Are Democrats about to get behind more Medicare cuts, as part of a deal to reduce the deficit? Sam Stein of the Huffington Post says it’s a distinct possibility. The latest clue is a statement by Senate Finance Chairman Max Baucus, made after House Majority Leader Eric Cantor announced he was withdrawing from the bipartisan debt ceiling talks:
I think we should stay at the table. I think we should keep working, difficult as it is, and try to balance between Medicare cuts—additional Medicare cuts—so long as there is commensurate additional revenue. We need balance here.
I’m still in China, so my reporting ability is somewhat limited. But Baucus’s statement is consistent with what Hill sources have been saying for some time: That Democrats would probably embrace further cuts to Medicare as part of a deal to reduce the deficit.
Is that a good thing? Possibly. Senior Democratic aides have made clear that Democrats would not consider cuts that affect beneficiaries directly. Instead, they would consider only cuts that reduce payments to the providers and producers of care, ideally in ways that would actually increase (or at least not reduce) the quality of care.
The idea, in other words, would be to strengthen the payment reforms of the Affordable Care Act, perhaps by enacting some that were not politically feasible when Democrats passed that law.
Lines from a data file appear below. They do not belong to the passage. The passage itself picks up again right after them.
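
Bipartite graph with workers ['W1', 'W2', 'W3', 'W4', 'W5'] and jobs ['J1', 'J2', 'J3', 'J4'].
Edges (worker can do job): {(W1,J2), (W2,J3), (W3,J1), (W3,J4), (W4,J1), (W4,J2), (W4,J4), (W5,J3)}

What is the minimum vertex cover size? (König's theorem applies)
Minimum vertex cover size = 4

By König's theorem: in bipartite graphs,
min vertex cover = max matching = 4

Maximum matching has size 4, so minimum vertex cover also has size 4.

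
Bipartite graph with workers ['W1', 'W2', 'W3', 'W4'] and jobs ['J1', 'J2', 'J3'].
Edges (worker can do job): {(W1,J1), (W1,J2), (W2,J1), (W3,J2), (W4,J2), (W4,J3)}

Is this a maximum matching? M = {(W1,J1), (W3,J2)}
No, size 2 is not maximum

Proposed matching has size 2.
Maximum matching size for this graph: 3.

This is NOT maximum - can be improved to size 3.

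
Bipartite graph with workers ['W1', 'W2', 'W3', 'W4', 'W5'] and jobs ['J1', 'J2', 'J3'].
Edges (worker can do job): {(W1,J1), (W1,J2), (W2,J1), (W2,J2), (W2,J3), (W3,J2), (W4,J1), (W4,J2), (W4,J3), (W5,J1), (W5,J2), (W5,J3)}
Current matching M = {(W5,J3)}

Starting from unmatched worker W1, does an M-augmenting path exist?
Yes: W1 → J1

An M-augmenting path alternates non-matching / matching edges, starting and ending at unmatched vertices.
Path: W1 → J1
(J1 is unmatched in M, so the path is augmenting.)
Flipping edges along this path would increase |M| from 1 to 2.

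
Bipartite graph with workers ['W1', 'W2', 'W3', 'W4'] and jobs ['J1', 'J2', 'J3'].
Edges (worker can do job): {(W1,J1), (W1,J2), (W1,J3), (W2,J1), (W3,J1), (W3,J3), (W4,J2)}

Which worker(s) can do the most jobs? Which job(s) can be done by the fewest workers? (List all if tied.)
Most versatile: W1 (3 jobs); Least covered: J2, J3 (2 workers)

Worker degrees (jobs they can do): W1:3, W2:1, W3:2, W4:1
Job degrees (workers who can do it): J1:3, J2:2, J3:2

Maximum worker degree is 3, achieved by: W1
Minimum job degree is 2, achieved by: J2, J3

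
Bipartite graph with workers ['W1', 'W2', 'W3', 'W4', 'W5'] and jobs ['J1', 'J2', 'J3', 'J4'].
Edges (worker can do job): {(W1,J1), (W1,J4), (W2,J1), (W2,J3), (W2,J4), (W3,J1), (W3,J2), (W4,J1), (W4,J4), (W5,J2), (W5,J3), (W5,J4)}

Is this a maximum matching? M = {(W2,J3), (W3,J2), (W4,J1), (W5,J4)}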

In his Huffington Post story, Stein cites one such possibility: Cuts to the medical device industry that Democrats had to withdraw from the Affordable Care Act in order to secure the vote of former Indiana Senator Evan Bayh, who frequently championed the interests of prominent health care companies. (For more on these possibilities, see my item on this from a few weeks ago.)
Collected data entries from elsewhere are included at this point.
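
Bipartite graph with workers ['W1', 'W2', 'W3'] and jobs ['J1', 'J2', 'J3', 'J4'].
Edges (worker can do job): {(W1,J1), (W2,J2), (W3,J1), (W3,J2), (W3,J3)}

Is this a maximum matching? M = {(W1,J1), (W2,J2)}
No, size 2 is not maximum

Proposed matching has size 2.
Maximum matching size for this graph: 3.

This is NOT maximum - can be improved to size 3.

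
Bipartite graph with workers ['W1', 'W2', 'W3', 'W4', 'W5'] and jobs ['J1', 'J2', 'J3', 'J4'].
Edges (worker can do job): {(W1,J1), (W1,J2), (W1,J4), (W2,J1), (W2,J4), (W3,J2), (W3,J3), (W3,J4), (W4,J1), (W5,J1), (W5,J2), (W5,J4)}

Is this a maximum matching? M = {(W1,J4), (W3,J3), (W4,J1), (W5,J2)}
Yes, size 4 is maximum

Proposed matching has size 4.
Maximum matching size for this graph: 4.

This is a maximum matching.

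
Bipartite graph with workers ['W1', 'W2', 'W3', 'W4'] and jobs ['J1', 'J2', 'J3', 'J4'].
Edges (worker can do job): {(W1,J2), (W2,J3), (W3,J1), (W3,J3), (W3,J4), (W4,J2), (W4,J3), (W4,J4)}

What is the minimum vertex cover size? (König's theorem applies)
Minimum vertex cover size = 4

By König's theorem: in bipartite graphs,
min vertex cover = max matching = 4

Maximum matching has size 4, so minimum vertex cover also has size 4.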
The question, again, is what Democrats will get in return. These Medicare cuts might not harm beneficiaries. (Again, with any luck, they’ll actually improve the quality of care or at least make the Medicare program as a whole more efficient.) But, if enacted, they would make it easier for Republicans to blur distinctions between the party on an issue that decidedly favors the Democrats right now. If Democrats are giving up that political advantage, it had better be for real policy concessions—i.e., the sorts of revenue Baucus talks about in his quote.